Almost Brexit.

Solo un’Italia impacciata evita la totale disfatta UK.

Chiuso il primo round con una non del tutto inaspettata impresa del XV transalpino, possiamo tirare le prime somme del gioco espresso nello scorso fine settimana.

Le polveri bagnate dell’Italrugby non si sono asciugate con il vento nuovo portato da Franco Smith, però qualcosa si è, indubbiamente, mosso: un nuovo capitano, una mischia più fisica, alla maniera sudafricana, e l’idea di utilizzare Canna – uno dei più convincenti – come secondo playmaker denotano chiare idee di cambiamento e una sana dose di coraggio.

D’altronde, pensare di poter competere con questo Galles sarebbe stato oltremodo sconsiderato, se non sciocco. Biggar ha dimostrato, per l’ennesima volta, di essere una delle tre migliori aperture al mondo; l’anno in più ha portato esperienza ma non ha fiaccato i fisici e, nonostante gli infortuni, entrambi i reparti gallesi hanno confermato la loro eccezionale solidità, in continuità con il proprio stile di gioco che ha portato i Dragoni a fare lo Slam l’anno scorso.

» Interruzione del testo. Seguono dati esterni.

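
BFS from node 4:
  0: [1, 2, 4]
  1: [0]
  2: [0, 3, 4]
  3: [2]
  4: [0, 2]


Visit 4, enqueue [0, 2]
Visit 0, enqueue [1]
Visit 2, enqueue [3]
Visit 1, enqueue []
Visit 3, enqueue []

BFS order: [4, 0, 2, 1, 3]


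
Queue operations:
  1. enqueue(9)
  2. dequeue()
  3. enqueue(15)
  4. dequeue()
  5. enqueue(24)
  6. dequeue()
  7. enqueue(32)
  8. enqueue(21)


enqueue(9) -> [9]
dequeue()->9, []
enqueue(15) -> [15]
dequeue()->15, []
enqueue(24) -> [24]
dequeue()->24, []
enqueue(32) -> [32]
enqueue(21) -> [32, 21]

Final queue: [32, 21]


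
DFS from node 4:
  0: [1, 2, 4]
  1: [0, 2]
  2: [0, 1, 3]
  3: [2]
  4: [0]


Visit 4, push [0]
Visit 0, push [2, 1]
Visit 1, push [2]
Visit 2, push [3]
Visit 3, push []

DFS order: [4, 0, 1, 2, 3]


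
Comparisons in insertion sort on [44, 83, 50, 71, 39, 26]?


Algorithm: insertion sort
Input: [44, 83, 50, 71, 39, 26]
Sorted: [26, 39, 44, 50, 71, 83]

14


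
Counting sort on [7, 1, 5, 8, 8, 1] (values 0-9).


Input: [7, 1, 5, 8, 8, 1]
Counts: [0, 2, 0, 0, 0, 1, 0, 1, 2, 0]

Sorted: [1, 1, 5, 7, 8, 8]


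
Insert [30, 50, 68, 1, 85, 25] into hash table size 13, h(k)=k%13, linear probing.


Insert 30: h=4 -> slot 4
Insert 50: h=11 -> slot 11
Insert 68: h=3 -> slot 3
Insert 1: h=1 -> slot 1
Insert 85: h=7 -> slot 7
Insert 25: h=12 -> slot 12

Table: [None, 1, None, 68, 30, None, None, 85, None, None, None, 50, 25]


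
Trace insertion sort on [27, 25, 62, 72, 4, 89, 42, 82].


Initial: [27, 25, 62, 72, 4, 89, 42, 82]
Insert 25: [25, 27, 62, 72, 4, 89, 42, 82]
Insert 62: [25, 27, 62, 72, 4, 89, 42, 82]
Insert 72: [25, 27, 62, 72, 4, 89, 42, 82]
Insert 4: [4, 25, 27, 62, 72, 89, 42, 82]
Insert 89: [4, 25, 27, 62, 72, 89, 42, 82]
Insert 42: [4, 25, 27, 42, 62, 72, 89, 82]
Insert 82: [4, 25, 27, 42, 62, 72, 82, 89]

Sorted: [4, 25, 27, 42, 62, 72, 82, 89]


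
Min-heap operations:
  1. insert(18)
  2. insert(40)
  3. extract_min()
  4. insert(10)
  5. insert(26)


insert(18) -> [18]
insert(40) -> [18, 40]
extract_min()->18, [40]
insert(10) -> [10, 40]
insert(26) -> [10, 40, 26]

Final heap: [10, 40, 26]


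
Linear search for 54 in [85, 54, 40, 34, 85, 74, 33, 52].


i=0: 85!=54
i=1: 54==54 found!

Found at 1, 2 comps


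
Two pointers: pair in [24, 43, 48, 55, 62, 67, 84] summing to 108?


lo=0(24)+hi=6(84)=108

Yes: 24+84=108


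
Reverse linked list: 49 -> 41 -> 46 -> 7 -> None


Step 1: curr=49, set curr.next=prev(None) | reversed so far: 49
Step 2: curr=41, set curr.next=prev(49) | reversed so far: 41 -> 49
Step 3: curr=46, set curr.next=prev(41) | reversed so far: 46 -> 41 -> 49
Step 4: curr=7, set curr.next=prev(46) | reversed so far: 7 -> 46 -> 41 -> 49

7 -> 46 -> 41 -> 49 -> None


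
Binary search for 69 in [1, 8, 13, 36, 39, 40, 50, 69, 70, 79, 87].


Step 1: lo=0, hi=10, mid=5, val=40
Step 2: lo=6, hi=10, mid=8, val=70
Step 3: lo=6, hi=7, mid=6, val=50
Step 4: lo=7, hi=7, mid=7, val=69

Found at index 7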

Dal lato azzurro, benché le statistiche non raccontino un totale disastro – come il risultato finale porterebbe a pensare – gli aspetti negativi non mancano e non possono essere nascosti sotto il lenzuolo della novità. Un continuo ritardo nel sostegno e nel punto d’incontro, le pulizie non efficaci, i mancati placcaggi nelle azioni salienti e le deludenti prestazioni di giocatori che già hanno calcato i palcoscenici internazionali sono tutti elementi che, tirata la riga alla fine delle somme, mostrano un pesante segno meno al risultato.
Molto bene Cannone, in crescendo per tutta la partita; soddisfacenti tra i trequarti Canna e Braley; qualcosa da rivedere in terza linea, con un Polledri, solitamente sugli scudi, appena sufficiente.
Assimilare gli schemi e le idee di un nuovo CT non è mai semplice – c’è tempo per fare tutte le regolazioni necessarie – e, soprattutto, i problemi di questa nazionale non possono essere sistemati da un uomo solo nella prima partita del 6 Nations, come cerchiamo di spiegare in questo articolo dedicato all’eredità lasciata da O’Shea.
In fin dei conti, se le perdiamo tutte facciamo esattamente come l’anno scorso; quindi – per stavolta – non ci fasciamo troppo la testa e continuiamo a osservare con fiducia il lavoro di Smith.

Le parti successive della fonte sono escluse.